Был хмурый день февраля 44-го года. Холодный дождь обещал перейти в снег. На химии Котика вдруг вызвали к директрисе, вскоре он вернулся, и я ахнула при виде его страшно побледневшего лица (у смуглых это особенно разительно). Молча он собрал тетради и учебники и, сказав учительнице: «У меня отца убили», вышел из класса.
Дома за ужином я рассказала, что пришла с фронта похоронка на отца Котика.
– Как фамилия? Аваков? – переспросил Калмыков, аккуратно очищая на своей тарелке кильку от внутренностей. – Это не технолог Ашот Аваков с судоремонтного? А-а… Ну, ему, можно сказать, повезло.
– То есть как? – не поняла я. – Его же убили.
– Ну да, – кивнул мой отчим. – Вовремя смылся с судоремонтного, – добавил он еще более непонятно.
Мама поставила передо мной тарелку горохового супа. Некоторое время мы молча ели. Потом я спросила:
– Григорий Григорьевич, а вы почему не на фронте?
– Баку – тоже фронт, – сказал Калмыков и поднялся, скрипнув портупеей, разглаживая под ремнем гимнастерку.
И уехал на службу. У него была ночная служба, каждый вечер его увозила служебная «эмка».
«Баку – тоже фронт»… Прошли еще годы, прежде чем я поняла зловещий смысл этих слов.
В июне 44-го мы сдали выпускные экзамены. Странно было это: перестать ходить в школу. Еще более странным казалось, что наши мальчики как бы сразу перестали быть мальчиками и уходили в солдаты.

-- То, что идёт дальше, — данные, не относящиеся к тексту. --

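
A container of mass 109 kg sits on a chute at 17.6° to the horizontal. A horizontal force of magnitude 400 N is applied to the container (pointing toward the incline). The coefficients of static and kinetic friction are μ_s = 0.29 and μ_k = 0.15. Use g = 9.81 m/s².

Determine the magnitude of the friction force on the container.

Normal direction: N = m g cos θ + P sin θ = 1140 N.
Along the incline, the net driving force (taking up-slope positive) is P cos θ − m g sin θ = 381.3 − 323.3 = 57.96 N, so equilibrium requires friction f = -57.96 N (down-slope).
Maximum static friction: μ_s N = 0.29 × 1140 = 330.7 N.
Since 57.96 N is within the 330.7 N limit, the container stays put and friction is exactly 58 N.

f ≈ 58 N (down the incline)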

И было у нас с Котиком объяснение.
Как раз в тот день мы сдали последний выпускной экзамен – историю. И всей гурьбой пошли на Приморский бульвар. Это уже стало традицией: после экзамена, еще не остывшие, – на бульвар. А там – солнце и куцая тень от акаций, синяя вода с пятнами мазута, пламенеющие в клумбах олеандры. Близ парашютной вышки мы заняли боковую аллею, все скамейки, и был большой галдеж, смех – ну, как обычно.
Я сразу заметила, еще когда вышли из школы, что Котик держится возле меня. Я была немного расстроена: на первые два вопроса – о восстании Пугачева и о первой русской революции – ответила правильно, а на третьем вопросе забыла одно из шести условий товарища Сталина. И получила «хорошо». Котик меня утешал: это же хорошо, что «хорошо»… Он-то, конечно, получил «отлично», у него отродясь других отметок не водилось.
Мы резвились на бульваре, потом понемногу стали расходиться. Вдруг я обнаружила, что мы остались вдвоем с Котиком в совершенно безлюдной аллее. Все ребята как-то незаметно смылись, а мы, увлеченные разговором, сидели на скамейке под акациями, источающими сладковатый парфюмерный запах.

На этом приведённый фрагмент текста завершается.